With these incidents in mind, the comments she made Monday to the Los Angeles Times about the 2019 climate surrounding comedy didn't come as a huge shock. She told the publication, "I also think it’s interesting what’s happened on the left. It’s almost like there’s a mutated McCarthy era, where any comic better watch anything they say." She brings up criticism of Dave Chappelle's latest special as an example of this mutated McCarthy era. (During the actual McCarthy era, hundreds were imprisoned and thousands lost their jobs as a result of investigations carried out by the House Un-American Activities Committee. Chappelle is a highly successful comedian with lucrative Netflix specials and sold-out tours, who is receiving the John F. Kennedy Center's Mark Twain Prize for American Humor in October.)
Silverman continues, "I’ve said it before, there’s this kind of 'righteousness porn' going on with canceling people over their past, a thing they said or a moment they had, with no earnest hope that they may be changed." (Silverman, who has been at the center of this kind of criticism multiple times throughout her career, has just received an Emmy nomination in the variety sketch category for her recent Hulu series I Love You, America.)

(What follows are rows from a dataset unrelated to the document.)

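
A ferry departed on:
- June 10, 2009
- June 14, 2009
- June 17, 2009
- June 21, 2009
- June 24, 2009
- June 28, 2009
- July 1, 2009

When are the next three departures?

July 5, 2009; July 8, 2009; July 12, 2009

The gap pattern 4, 3, 4, 3, 4, 3 repeats every 2 events.
These are the Wednesdays and Sundays of each week.
The following Sunday is July 5, 2009.
Next Wednesday: July 8, 2009.
The following Sunday is July 12, 2009.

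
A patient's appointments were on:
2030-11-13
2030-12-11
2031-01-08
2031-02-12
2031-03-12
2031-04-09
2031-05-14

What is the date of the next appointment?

2031-06-11

All dates are Wednesdays, 28, 28, 35, 28, 28, 35 days apart.
Specifically, the 2nd Wednesday of each month.
June 2031 — 2nd Wednesday is 2031-06-11.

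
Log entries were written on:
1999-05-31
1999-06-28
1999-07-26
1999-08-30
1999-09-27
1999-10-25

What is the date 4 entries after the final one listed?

Every date is a Monday; gaps 28, 28, 35, 28, 28 days.
Each is the last Monday of its month (at least one falls on the 29th or later, ruling out '4th Monday').
Last Monday of November 1999: 1999-11-29.
Last Monday of December 1999: 1999-12-27.
Last Monday of January 2000: 2000-01-31.
February 2000 ends with Monday 2000-02-28.

2000-02-28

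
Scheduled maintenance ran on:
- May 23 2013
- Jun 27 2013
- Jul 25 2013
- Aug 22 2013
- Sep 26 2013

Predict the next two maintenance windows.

Oct 24 2013, Nov 28 2013

Gaps: 35, 28, 28, 35 days — a mix of 28 and 35. Every date is a Thursday.
Each is the 4th Thursday of its month.
4th Thursday of October 2013: Oct 24 2013.
4th Thursday of November 2013: Nov 28 2013.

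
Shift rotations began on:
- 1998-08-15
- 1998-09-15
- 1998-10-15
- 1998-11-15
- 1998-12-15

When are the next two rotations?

Each date is the 15th; the gaps (31, 30, 31, 30) track the month lengths.
The rule is the 15th of each month.
January 1999: 1999-01-15.
Next: February 1999 → 1999-02-15.

1999-01-15, 1999-02-15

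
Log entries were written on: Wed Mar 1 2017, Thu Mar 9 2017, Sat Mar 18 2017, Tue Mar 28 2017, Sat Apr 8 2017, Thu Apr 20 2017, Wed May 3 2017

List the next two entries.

The spacing grows by 1 each time: 8, 9, 10, 11, 12, 13 days.
Next gap: 14 days. Wed May 3 2017 + 14 days = Wed May 17 2017.
Next gap: 15 days. Wed May 17 2017 + 15 days = Thu Jun 1 2017.

Wed May 17 2017, Thu Jun 1 2017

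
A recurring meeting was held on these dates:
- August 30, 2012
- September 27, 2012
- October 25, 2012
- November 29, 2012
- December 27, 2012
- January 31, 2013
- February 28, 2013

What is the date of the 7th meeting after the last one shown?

September 26, 2013

Every date is a Thursday; gaps 28, 28, 35, 28, 35, 28 days.
Each is the last Thursday of its month (at least one falls on the 29th or later, ruling out '4th Thursday').
Last Thursday of March 2013: March 28, 2013.
April 2013 ends with Thursday April 25, 2013.
Last Thursday of May 2013: May 30, 2013.
Last Thursday of June 2013: June 27, 2013.
July 2013 ends with Thursday July 25, 2013.
August 2013 ends with Thursday August 29, 2013.
September 2013 ends with Thursday September 26, 2013.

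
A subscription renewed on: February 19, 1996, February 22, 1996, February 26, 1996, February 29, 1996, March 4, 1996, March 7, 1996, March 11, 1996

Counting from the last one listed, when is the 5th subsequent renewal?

March 28, 1996

Gaps: 3, 4, 3, 4, 3, 4 days — not constant, but cyclic with period 2.
The events fall on every Monday and Thursday.
Next Thursday: March 14, 1996.
Next Monday: March 18, 1996.
Next Thursday: March 21, 1996.
Next Monday: March 25, 1996.
The following Thursday is March 28, 1996.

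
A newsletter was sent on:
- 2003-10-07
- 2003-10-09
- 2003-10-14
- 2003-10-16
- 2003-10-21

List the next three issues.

Gaps: 2, 5, 2, 5 days — not constant, but cyclic with period 2.
The events fall on every Tuesday and Thursday.
The following Thursday is 2003-10-23.
Next Tuesday: 2003-10-28.
The following Thursday is 2003-10-30.

2003-10-23, 2003-10-28, 2003-10-30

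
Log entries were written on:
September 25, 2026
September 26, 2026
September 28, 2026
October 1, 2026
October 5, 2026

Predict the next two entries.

October 10, 2026; October 16, 2026

Gaps: 1, 2, 3, 4 days — each gap is 1 larger than the previous one.
Next gap: 5 days. October 5, 2026 + 5 days = October 10, 2026.
Next gap: 6 days. October 10, 2026 + 6 days = October 16, 2026.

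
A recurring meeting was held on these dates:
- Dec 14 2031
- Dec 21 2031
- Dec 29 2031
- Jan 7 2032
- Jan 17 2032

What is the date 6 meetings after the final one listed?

The spacing grows by 1 each time: 7, 8, 9, 10 days.
Next gap: 11 days. Jan 17 2032 + 11 days = Jan 28 2032.
Next gap: 12 days. Jan 28 2032 + 12 days = Feb 9 2032.
Next gap: 13 days. Feb 9 2032 + 13 days = Feb 22 2032.
Next gap: 14 days. Feb 22 2032 + 14 days = Mar 7 2032.
Next gap: 15 days. Mar 7 2032 + 15 days = Mar 22 2032.
Next gap: 16 days. Mar 22 2032 + 16 days = Apr 7 2032.

Apr 7 2032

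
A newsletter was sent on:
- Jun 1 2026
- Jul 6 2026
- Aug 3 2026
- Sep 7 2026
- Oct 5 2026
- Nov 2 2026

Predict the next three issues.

Dec 7 2026, Jan 4 2027, Feb 1 2027

Gaps: 35, 28, 35, 28, 28 days — a mix of 28 and 35. Every date is a Monday.
Each is the 1st Monday of its month.
1st Monday of December 2026: Dec 7 2026.
1st Monday of January 2027: Jan 4 2027.
February 2027 — 1st Monday is Feb 1 2027.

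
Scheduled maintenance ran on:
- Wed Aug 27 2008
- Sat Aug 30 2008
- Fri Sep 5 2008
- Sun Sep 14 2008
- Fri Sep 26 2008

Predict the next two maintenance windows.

Sat Oct 11 2008, Wed Oct 29 2008

Intervals are 3, 6, 9, 12 days — an arithmetic progression with common difference 3.
Next gap: 15 days. Fri Sep 26 2008 + 15 days = Sat Oct 11 2008.
Next gap: 18 days. Sat Oct 11 2008 + 18 days = Wed Oct 29 2008.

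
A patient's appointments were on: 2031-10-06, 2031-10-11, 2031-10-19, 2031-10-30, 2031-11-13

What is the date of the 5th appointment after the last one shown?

2032-03-07

Gaps: 5, 8, 11, 14 days — each gap is 3 larger than the previous one.
Next gap: 17 days. 2031-11-13 + 17 days = 2031-11-30.
Next gap: 20 days. 2031-11-30 + 20 days = 2031-12-20.
Next gap: 23 days. 2031-12-20 + 23 days = 2032-01-12.
Next gap: 26 days. 2032-01-12 + 26 days = 2032-02-07.
Next gap: 29 days. 2032-02-07 + 29 days = 2032-03-07.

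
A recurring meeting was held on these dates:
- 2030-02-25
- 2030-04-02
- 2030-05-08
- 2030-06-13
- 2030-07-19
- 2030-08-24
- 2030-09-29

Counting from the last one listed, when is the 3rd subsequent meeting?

2031-01-15

Gaps between consecutive events: 36, 36, 36, 36, 36, 36 days — a constant 36-day interval.
2030-09-29 + 36 days = 2030-11-04.
2030-11-04 + 36 days = 2030-12-10.
2030-12-10 + 36 days = 2031-01-15.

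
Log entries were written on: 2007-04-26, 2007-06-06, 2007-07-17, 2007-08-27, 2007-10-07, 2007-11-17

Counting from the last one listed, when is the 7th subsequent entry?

Every event comes 41 days after the last (41, 41, 41, 41, 41).
2007-11-17 + 41 days = 2007-12-28.
2007-12-28 + 41 days = 2008-02-07.
2008-02-07 + 41 days = 2008-03-19.
2008-03-19 + 41 days = 2008-04-29.
2008-04-29 + 41 days = 2008-06-09.
2008-06-09 + 41 days = 2008-07-20.
2008-07-20 + 41 days = 2008-08-30.

2008-08-30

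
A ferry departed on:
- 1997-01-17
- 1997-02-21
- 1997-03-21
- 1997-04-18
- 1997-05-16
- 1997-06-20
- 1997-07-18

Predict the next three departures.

1997-08-15, 1997-09-19, 1997-10-17

All dates are Fridays, 35, 28, 28, 28, 35, 28 days apart.
Specifically, the 3rd Friday of each month.
3rd Friday of August 1997: 1997-08-15.
September 1997 — 3rd Friday is 1997-09-19.
3rd Friday of October 1997: 1997-10-17.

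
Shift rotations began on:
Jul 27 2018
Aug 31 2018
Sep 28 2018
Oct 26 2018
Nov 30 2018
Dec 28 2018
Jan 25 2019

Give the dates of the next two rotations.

Every date is a Friday; gaps 35, 28, 28, 35, 28, 28 days.
Each is the last Friday of its month (at least one falls on the 29th or later, ruling out '4th Friday').
February 2019 ends with Friday Feb 22 2019.
Last Friday of March 2019: Mar 29 2019.

Feb 22 2019, Mar 29 2019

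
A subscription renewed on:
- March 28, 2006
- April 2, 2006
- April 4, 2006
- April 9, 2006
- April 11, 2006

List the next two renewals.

April 16, 2006; April 18, 2006

Gaps: 5, 2, 5, 2 days — not constant, but cyclic with period 2.
The events fall on every Tuesday and Sunday.
The following Sunday is April 16, 2006.
Next Tuesday: April 18, 2006.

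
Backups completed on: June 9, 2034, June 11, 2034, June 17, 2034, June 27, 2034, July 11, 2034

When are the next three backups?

Gaps: 2, 6, 10, 14 days — each gap is 4 larger than the previous one.
Next gap: 18 days. July 11, 2034 + 18 days = July 29, 2034.
Next gap: 22 days. July 29, 2034 + 22 days = August 20, 2034.
Next gap: 26 days. August 20, 2034 + 26 days = September 15, 2034.

July 29, 2034; August 20, 2034; September 15, 2034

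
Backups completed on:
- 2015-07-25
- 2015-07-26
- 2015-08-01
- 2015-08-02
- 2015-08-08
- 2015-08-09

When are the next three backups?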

In a 2017 interview with Fast Company, Silverman looked back at her early career and stand-up specials. She said, "It’s so from another time, and it’s interesting to have done comedy through such totally different times." She then goes on to add, "There’s so much in my first special that makes me cringe, but I’m not ashamed of it. You have to be accountable. And if you don’t look back at your old shit and cringe, you’re not growing."